Une assemblée attachée à la paix
Pourquoi,
aujourd’hui comme à l’époque, la France envoie-t-elle pour répondre à
la tristesse, à la colère et à l’indignation légitime de l’agression
d’Yvan Colonna, des centaines de CRS, des grenades de désencerclement et
des lacrymogènes pour maintenir l’ordre « quoi qu’il en coûte ». Mais…
savez-vous tout cela, Monsieur le Président ? Ne croyez surtout pas que
le peuple corse soit passéiste, intrinsèquement violent, uniquement
centré sur ses victoires et déboires, ses mythes et ses rengaines :
l’Assemblée de Corse, si attachée à la paix et à la liberté de tous les
peuples, a été la première assemblée en France et en Europe à manifester
son soutien aux premières heures de l’invasion de l’Ukraine par
Vladimir Poutine.
Mais
parallèlement, l’Etat profond sur l’île, ou depuis Paris, ne cesse
d’œuvrer pour qu’en Corse rien n’aille jamais mieux.

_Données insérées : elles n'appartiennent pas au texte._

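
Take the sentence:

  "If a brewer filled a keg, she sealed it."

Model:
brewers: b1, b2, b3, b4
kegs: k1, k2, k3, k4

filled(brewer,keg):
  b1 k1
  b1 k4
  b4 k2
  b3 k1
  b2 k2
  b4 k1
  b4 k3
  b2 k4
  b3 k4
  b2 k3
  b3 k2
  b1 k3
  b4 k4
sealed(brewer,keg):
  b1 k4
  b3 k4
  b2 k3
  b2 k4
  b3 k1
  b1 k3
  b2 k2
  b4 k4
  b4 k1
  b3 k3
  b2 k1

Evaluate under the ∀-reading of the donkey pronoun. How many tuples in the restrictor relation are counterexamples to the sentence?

4

"it" takes "a keg" as antecedent — a donkey pronoun bound across the clause boundary.
Strong reading: for every (b,k) with filled(b,k), sealed(b,k).
Restrictor pairs: (b1,k1) ✗  (b1,k3) ✓  (b1,k4) ✓  (b2,k2) ✓  (b2,k3) ✓  (b2,k4) ✓  (b3,k1) ✓  (b3,k2) ✗  (b3,k4) ✓  (b4,k1) ✓  (b4,k2) ✗  (b4,k3) ✗  (b4,k4) ✓
Counterexamples (restrictor pairs failing the scope): 4.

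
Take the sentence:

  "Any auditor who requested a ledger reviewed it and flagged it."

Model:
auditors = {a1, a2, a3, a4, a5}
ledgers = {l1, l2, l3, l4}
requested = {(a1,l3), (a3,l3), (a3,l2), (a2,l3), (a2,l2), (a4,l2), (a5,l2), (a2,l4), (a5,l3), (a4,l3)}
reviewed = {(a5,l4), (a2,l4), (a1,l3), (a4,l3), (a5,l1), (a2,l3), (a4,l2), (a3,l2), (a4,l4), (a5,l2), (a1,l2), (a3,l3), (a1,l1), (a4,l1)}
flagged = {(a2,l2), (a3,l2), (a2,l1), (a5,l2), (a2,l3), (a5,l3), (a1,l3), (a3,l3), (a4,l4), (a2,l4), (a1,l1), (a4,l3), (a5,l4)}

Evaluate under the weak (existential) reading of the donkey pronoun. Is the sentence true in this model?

"it" takes "a ledger" as antecedent — a donkey pronoun bound across the clause boundary.
Weak reading: every auditor a with some requested-ledger has at least one requested-ledger l such that reviewed(a,l) ∧ flagged(a,l).
Per auditor: a1:✓  a2:✓  a3:✓  a4:✓  a5:✓
Every auditor in the restrictor has a witness.

True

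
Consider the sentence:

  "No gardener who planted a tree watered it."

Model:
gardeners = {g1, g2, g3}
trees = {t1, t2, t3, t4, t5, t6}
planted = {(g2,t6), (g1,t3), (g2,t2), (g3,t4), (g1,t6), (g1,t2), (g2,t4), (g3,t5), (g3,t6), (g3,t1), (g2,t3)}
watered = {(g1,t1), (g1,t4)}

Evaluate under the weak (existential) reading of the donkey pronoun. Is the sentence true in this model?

True

"it" takes "a tree" as antecedent — a donkey pronoun bound across the clause boundary.
Truth condition: for no (g,t) with planted(g,t) does watered(g,t) hold.
Restrictor pairs — does the scope hold? (g1,t2):fails  (g1,t3):fails  (g1,t6):fails  (g2,t2):fails  (g2,t3):fails  (g2,t4):fails  (g2,t6):fails  (g3,t1):fails  (g3,t4):fails  (g3,t5):fails  (g3,t6):fails
Scope holds for no restrictor pair, so the sentence is true.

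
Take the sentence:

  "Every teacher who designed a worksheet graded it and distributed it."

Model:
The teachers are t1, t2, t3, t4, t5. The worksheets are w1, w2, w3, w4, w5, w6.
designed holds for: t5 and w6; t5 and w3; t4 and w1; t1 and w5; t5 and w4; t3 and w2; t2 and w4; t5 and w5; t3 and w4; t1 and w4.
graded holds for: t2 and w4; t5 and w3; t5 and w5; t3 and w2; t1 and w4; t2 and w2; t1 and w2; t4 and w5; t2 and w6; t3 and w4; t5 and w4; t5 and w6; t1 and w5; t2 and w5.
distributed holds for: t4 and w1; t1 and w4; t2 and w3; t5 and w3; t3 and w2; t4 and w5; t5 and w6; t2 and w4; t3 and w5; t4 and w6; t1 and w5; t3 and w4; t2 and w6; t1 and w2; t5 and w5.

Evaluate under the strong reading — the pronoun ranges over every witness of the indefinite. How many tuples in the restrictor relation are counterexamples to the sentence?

2

"it" takes "a worksheet" as antecedent — a donkey pronoun bound across the clause boundary.
Strong reading: for every (t,w) with designed(t,w), graded(t,w) ∧ distributed(t,w).
Restrictor pairs: (t1,w4) ✓  (t1,w5) ✓  (t2,w4) ✓  (t3,w2) ✓  (t3,w4) ✓  (t4,w1) ✗  (t5,w3) ✓  (t5,w4) ✗  (t5,w5) ✓  (t5,w6) ✓
Counterexamples (restrictor pairs failing the scope): 2.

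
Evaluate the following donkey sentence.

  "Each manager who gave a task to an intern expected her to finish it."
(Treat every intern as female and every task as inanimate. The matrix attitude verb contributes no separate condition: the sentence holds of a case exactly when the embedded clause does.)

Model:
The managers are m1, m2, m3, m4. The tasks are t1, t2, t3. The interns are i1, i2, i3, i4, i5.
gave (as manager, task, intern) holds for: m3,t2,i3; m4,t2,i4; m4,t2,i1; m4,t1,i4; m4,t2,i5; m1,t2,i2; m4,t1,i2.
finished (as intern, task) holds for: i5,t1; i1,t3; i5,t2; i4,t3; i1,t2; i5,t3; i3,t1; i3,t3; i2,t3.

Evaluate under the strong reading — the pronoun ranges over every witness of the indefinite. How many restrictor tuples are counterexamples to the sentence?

5

"her" takes "an intern" as antecedent and "it" takes "a task"; both are donkey pronouns co-varying with the restrictor.
Strong reading: for every (m,t,i) with gave(m,t,i), finished(i,t).
Restrictor triples: (m1,t2,i2)→finished(i2,t2) ✗  (m3,t2,i3)→finished(i3,t2) ✗  (m4,t1,i2)→finished(i2,t1) ✗  (m4,t1,i4)→finished(i4,t1) ✗  (m4,t2,i1)→finished(i1,t2) ✓  (m4,t2,i4)→finished(i4,t2) ✗  (m4,t2,i5)→finished(i5,t2) ✓
Counterexamples (restrictor triples failing the scope): 5.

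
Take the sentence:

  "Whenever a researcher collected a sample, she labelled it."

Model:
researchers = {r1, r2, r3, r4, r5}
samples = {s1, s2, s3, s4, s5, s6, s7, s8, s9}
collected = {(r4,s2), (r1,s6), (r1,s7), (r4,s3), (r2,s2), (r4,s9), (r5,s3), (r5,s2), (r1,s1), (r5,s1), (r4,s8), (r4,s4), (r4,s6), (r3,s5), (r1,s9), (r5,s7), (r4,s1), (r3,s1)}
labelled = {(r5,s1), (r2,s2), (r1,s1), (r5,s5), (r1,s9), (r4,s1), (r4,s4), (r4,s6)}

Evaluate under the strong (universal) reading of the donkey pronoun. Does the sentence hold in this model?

"it" takes "a sample" as antecedent — a donkey pronoun bound across the clause boundary.
Strong reading: for every (r,s) with collected(r,s), labelled(r,s).
Restrictor pairs: (r1,s1) ✓  (r1,s6) ✗  (r1,s7) ✗  (r1,s9) ✓  (r2,s2) ✓  (r3,s1) ✗  (r3,s5) ✗  (r4,s1) ✓  (r4,s2) ✗  (r4,s3) ✗  (r4,s4) ✓  (r4,s6) ✓  (r4,s8) ✗  (r4,s9) ✗  (r5,s1) ✓  (r5,s2) ✗  (r5,s3) ✗  (r5,s7) ✗
Counterexample: (r1,s6) is in collected but fails the scope.

False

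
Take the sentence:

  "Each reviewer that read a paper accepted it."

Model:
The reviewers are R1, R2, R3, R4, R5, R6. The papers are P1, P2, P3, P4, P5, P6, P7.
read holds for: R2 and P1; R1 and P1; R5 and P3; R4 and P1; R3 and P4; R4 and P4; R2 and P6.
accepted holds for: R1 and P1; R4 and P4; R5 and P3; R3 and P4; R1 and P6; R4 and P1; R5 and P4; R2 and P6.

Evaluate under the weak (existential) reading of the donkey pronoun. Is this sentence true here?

"it" takes "a paper" as antecedent — a donkey pronoun bound across the clause boundary.
Weak reading: every reviewer r with some read-paper has at least one read-paper p such that accepted(r,p).
Per reviewer: R1:✓  R2:✓  R3:✓  R4:✓  R5:✓
Every reviewer in the restrictor has a witness.

True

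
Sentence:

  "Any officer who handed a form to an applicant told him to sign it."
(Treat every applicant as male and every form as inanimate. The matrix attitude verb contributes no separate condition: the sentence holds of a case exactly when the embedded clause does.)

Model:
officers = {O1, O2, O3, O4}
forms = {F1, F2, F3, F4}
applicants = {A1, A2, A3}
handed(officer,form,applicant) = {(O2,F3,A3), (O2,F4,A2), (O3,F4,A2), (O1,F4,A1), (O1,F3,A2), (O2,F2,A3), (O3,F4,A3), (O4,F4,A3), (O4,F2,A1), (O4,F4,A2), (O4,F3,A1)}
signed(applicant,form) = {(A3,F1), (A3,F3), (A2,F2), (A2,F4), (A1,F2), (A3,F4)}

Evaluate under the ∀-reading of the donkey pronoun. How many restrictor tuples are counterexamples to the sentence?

4

"him" takes "an applicant" as antecedent and "it" takes "a form"; both are donkey pronouns co-varying with the restrictor.
Strong reading: for every (o,f,a) with handed(o,f,a), signed(a,f).
Restrictor triples: (O1,F3,A2)→signed(A2,F3) ✗  (O1,F4,A1)→signed(A1,F4) ✗  (O2,F2,A3)→signed(A3,F2) ✗  (O2,F3,A3)→signed(A3,F3) ✓  (O2,F4,A2)→signed(A2,F4) ✓  (O3,F4,A2)→signed(A2,F4) ✓  (O3,F4,A3)→signed(A3,F4) ✓  (O4,F2,A1)→signed(A1,F2) ✓  (O4,F3,A1)→signed(A1,F3) ✗  (O4,F4,A2)→signed(A2,F4) ✓  (O4,F4,A3)→signed(A3,F4) ✓
Counterexamples (restrictor triples failing the scope): 4.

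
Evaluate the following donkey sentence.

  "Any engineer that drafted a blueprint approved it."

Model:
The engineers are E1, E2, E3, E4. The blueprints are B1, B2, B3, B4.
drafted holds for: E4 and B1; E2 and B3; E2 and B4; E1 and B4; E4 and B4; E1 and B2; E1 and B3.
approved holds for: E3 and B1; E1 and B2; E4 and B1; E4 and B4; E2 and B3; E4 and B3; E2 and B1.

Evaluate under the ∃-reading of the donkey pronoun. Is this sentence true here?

"it" takes "a blueprint" as antecedent — a donkey pronoun bound across the clause boundary.
Weak reading: every engineer e with some drafted-blueprint has at least one drafted-blueprint b such that approved(e,b).
Per engineer: E1:✓  E2:✓  E4:✓
Every engineer in the restrictor has a witness.

True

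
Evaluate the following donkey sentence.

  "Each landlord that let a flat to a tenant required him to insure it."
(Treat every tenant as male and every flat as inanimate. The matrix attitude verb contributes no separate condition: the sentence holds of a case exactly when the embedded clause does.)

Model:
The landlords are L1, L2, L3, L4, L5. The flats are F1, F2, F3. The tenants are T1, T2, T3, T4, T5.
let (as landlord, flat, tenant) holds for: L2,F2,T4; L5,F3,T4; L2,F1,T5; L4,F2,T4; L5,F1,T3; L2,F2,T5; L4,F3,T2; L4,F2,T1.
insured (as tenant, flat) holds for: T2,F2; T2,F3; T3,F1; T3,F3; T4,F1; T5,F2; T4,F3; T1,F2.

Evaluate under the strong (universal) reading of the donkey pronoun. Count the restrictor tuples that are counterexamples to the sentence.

"him" takes "a tenant" as antecedent and "it" takes "a flat"; both are donkey pronouns co-varying with the restrictor.
Strong reading: for every (l,f,t) with let(l,f,t), insured(t,f).
Restrictor triples: (L2,F1,T5)→insured(T5,F1) ✗  (L2,F2,T4)→insured(T4,F2) ✗  (L2,F2,T5)→insured(T5,F2) ✓  (L4,F2,T1)→insured(T1,F2) ✓  (L4,F2,T4)→insured(T4,F2) ✗  (L4,F3,T2)→insured(T2,F3) ✓  (L5,F1,T3)→insured(T3,F1) ✓  (L5,F3,T4)→insured(T4,F3) ✓
Counterexamples (restrictor triples failing the scope): 3.

3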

Le savez-vous ? Je
ne le crois pas. Ou plutôt… je ne l’espère pas ! Car cela signifierait
au mieux que votre mépris est absolu, au pire que votre hostilité est
totale et qu’aucun espoir n’est permis de rapprocher cette jeunesse
corse d’une solution démocratique. Nous sommes aujourd’hui, Monsieur le
Président, à un point de bascule. Tenus au souffle de vie d’un homme
assurément victime de la vengeance d’un Etat qui ne respecte pas le
droit au nom duquel il l’a condamné.
Ne
méprisez pas la représentation démocratique de cette île et ne
méconnaissez pas son histoire contemporaine. Faites sans détour et en
toute transparence la lumière sur ce qui s’est passé dans cette prison
d’Arles, le 2 mars. Libérez immédiatement Alain Ferrandi et Pierre
Alessandri et donnez-vous ainsi la chance d’œuvrer à l’apaisement, de
respecter le droit et de ne faire de cette affaire ni un « problème
corse » ni un scandale d’Etat.
Marie-Antoinette Maupertuis
est la présidente de l’Assemblée de Corse. Elle a été élue le
27 juin 2021 conseillère à l’Assemblée de Corse sur la liste « Fà populu
inseme » de l’autonomiste Gilles Simeoni, puis élue présidente de cette
assemblée le 1er juillet 2021. Elle est aussi professeure d’économie.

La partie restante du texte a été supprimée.